Some legal writing should be illegal.
     I never would dream of criticizing the Powers That Be in some New York City state courts, who demand that lawsuits contain no more than one assertion per sentence.
     I don’t have to dream about it; I’ll do it right now.
     Those are stupid rules that make it impossible to write plain English. They make it impossible to tell a story clearly.
     They require lawyers to plead a case like this:
     “1. Mr. X lived in New York City on Date.
     “2. Mr. X stepped on a dead rat in New York City on Date.
     “3. Mr. X fell to the floor in New York City on Date.
     “4. Mr. X was injured in New York City on Date.
     “5. Mr. X was injured by stepping on a dead rat in New York City on Date.
     “6. The dead rat was in the hall of Such and Such Apartment on Date.”
     Writing like that is not the lawyer’s fault. It’s the court’s fault, for its insane rules.
     At the other end of the country, Los Angeles courts seem to have no rules at all. There, attorneys, no doubt at the insistence of their clients, write page after page of bullshit about how famous their clients are.
     My favorite recent Hollywood case was a lawsuit from a pornographer, who sued Chase Bank for not giving him a loan.
     Throughout the complaint, the pornographer’s attorney called him a producer of films “that dealt with the subject of human sexuality.”
     Isn’t that great?
     I understand that attorneys want to present their client in the best light, but come on. A bank robber’s attorney could say his client “dealt with the subject of bank withdrawals through hastily scribbled notes,” but that would not change the facts of the case.
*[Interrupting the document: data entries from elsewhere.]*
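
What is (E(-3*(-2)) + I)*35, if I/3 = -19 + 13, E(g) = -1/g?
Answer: -3815/6 ≈ -635.83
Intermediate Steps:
I = -18 (I = 3*(-19 + 13) = 3*(-6) = -18)
(E(-3*(-2)) + I)*35 = (-1/((-3*(-2))) - 18)*35 = (-1/6 - 18)*35 = (-1*⅙ - 18)*35 = (-⅙ - 18)*35 = -109/6*35 = -3815/6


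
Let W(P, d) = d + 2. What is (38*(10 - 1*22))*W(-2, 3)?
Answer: -2280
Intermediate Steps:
W(P, d) = 2 + d
(38*(10 - 1*22))*W(-2, 3) = (38*(10 - 1*22))*(2 + 3) = (38*(10 - 22))*5 = (38*(-12))*5 = -456*5 = -2280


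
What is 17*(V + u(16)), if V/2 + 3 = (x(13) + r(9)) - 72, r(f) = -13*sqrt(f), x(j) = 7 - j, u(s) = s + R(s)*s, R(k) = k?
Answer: 544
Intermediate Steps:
u(s) = s + s**2 (u(s) = s + s*s = s + s**2)
V = -240 (V = -6 + 2*(((7 - 1*13) - 13*sqrt(9)) - 72) = -6 + 2*(((7 - 13) - 13*3) - 72) = -6 + 2*((-6 - 39) - 72) = -6 + 2*(-45 - 72) = -6 + 2*(-117) = -6 - 234 = -240)
17*(V + u(16)) = 17*(-240 + 16*(1 + 16)) = 17*(-240 + 16*17) = 17*(-240 + 272) = 17*32 = 544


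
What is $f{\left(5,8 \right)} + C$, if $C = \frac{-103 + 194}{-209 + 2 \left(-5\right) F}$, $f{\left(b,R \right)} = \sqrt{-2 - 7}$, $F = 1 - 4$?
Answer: $- \frac{91}{179} + 3 i \approx -0.50838 + 3.0 i$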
     Surely there is a happy medium somewhere. Perhaps it’s in Iowa. I don’t see many lawsuits from Iowa, though. People and attorneys there seem to have a few particles of brain. Maybe they don’t read the newspapers.
     As editor of Courthouse News’ august page, I see more than 1 million summaries of lawsuits each year, and read, or skim, more than 8,000 of them.
     I counted.
     I do not understand how some lawyers ever got their license.
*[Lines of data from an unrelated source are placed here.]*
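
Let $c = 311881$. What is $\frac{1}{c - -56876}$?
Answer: $\frac{1}{368757} \approx 2.7118 \cdot 10^{-6}$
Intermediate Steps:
$\frac{1}{c - -56876} = \frac{1}{311881 - -56876} = \frac{1}{311881 + \left(-196423 + 253299\right)} = \frac{1}{311881 + 56876} = \frac{1}{368757}$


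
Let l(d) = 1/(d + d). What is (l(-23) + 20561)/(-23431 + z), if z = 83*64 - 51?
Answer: -189161/167164 ≈ -1.1316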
     Haven’t they heard of spell check?
     Don’t they have any pride in their work?
     This is not an “I hate lawyers” diatribe.
     I like lawyers.
     My best friends are lawyers. I sleep with a lawyer.
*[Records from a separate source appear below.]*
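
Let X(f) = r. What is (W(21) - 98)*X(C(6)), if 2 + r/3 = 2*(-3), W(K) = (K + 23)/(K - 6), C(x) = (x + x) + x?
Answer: 11408/5 ≈ 2281.6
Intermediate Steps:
C(x) = 3*x (C(x) = 2*x + x = 3*x)
W(K) = (23 + K)/(-6 + K)
r = -24 (r = -6 + 3*(2*(-3)) = -6 + 3*(-6) = -6 - 18 = -24)
X(f) = -24
(W(21) - 98)*X(C(6)) = ((23 + 21)/(-6 + 21) - 98)*(-24) = (44/15 - 98)*(-24) = -1426/15*(-24) = 11408/5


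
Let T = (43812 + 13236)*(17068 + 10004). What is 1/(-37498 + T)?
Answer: 1/1544365958 ≈ 6.4751e-10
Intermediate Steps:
T = 1544403456 (T = 57048*27072 = 1544403456)
1/(-37498 + T) = 1/(-37498 + 1544403456) = 1/1544365958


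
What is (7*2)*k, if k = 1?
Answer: 14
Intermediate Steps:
(7*2)*k = (7*2)*1 = 14*1 = 14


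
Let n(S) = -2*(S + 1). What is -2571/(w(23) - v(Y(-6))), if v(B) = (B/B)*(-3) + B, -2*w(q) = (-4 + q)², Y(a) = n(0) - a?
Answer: 1714/121 ≈ 14.165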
     But come on, dudes, at least spell check your lawsuits before you file them.
     I say “come on, dudes,” rather than “come on, dudes and dudettes,” because the worst writing comes from men.
     Is it that women are genetically grammatically superior to men?
     I don’t think so.
     Is it that women attorneys have more pride in their work than the men do?
     Perhaps. But I think it’s just laziness from men who were allowed to slide by for 15 years in school, though girls, and women, are not allowed to do that.
     I edit this page. I am embarrassed every time a typo or grammatical error slips into it.
     I’m not embarrassed by lawsuits about sodomy, police torture, perverted schoolteachers, even Republicans. Hell, no. I like those stories. But I am embarrassed – horrified – if, for instance, I let an “embarassed” onto the page.
     Well, we all have our standards, of sorts. The New York courts have one; the L.A. courts have others, and I, and women lawyers, have still others. Which include spell check.
     It’s easy, guys. It’s up in the Tools bar at the top of the screen. F7.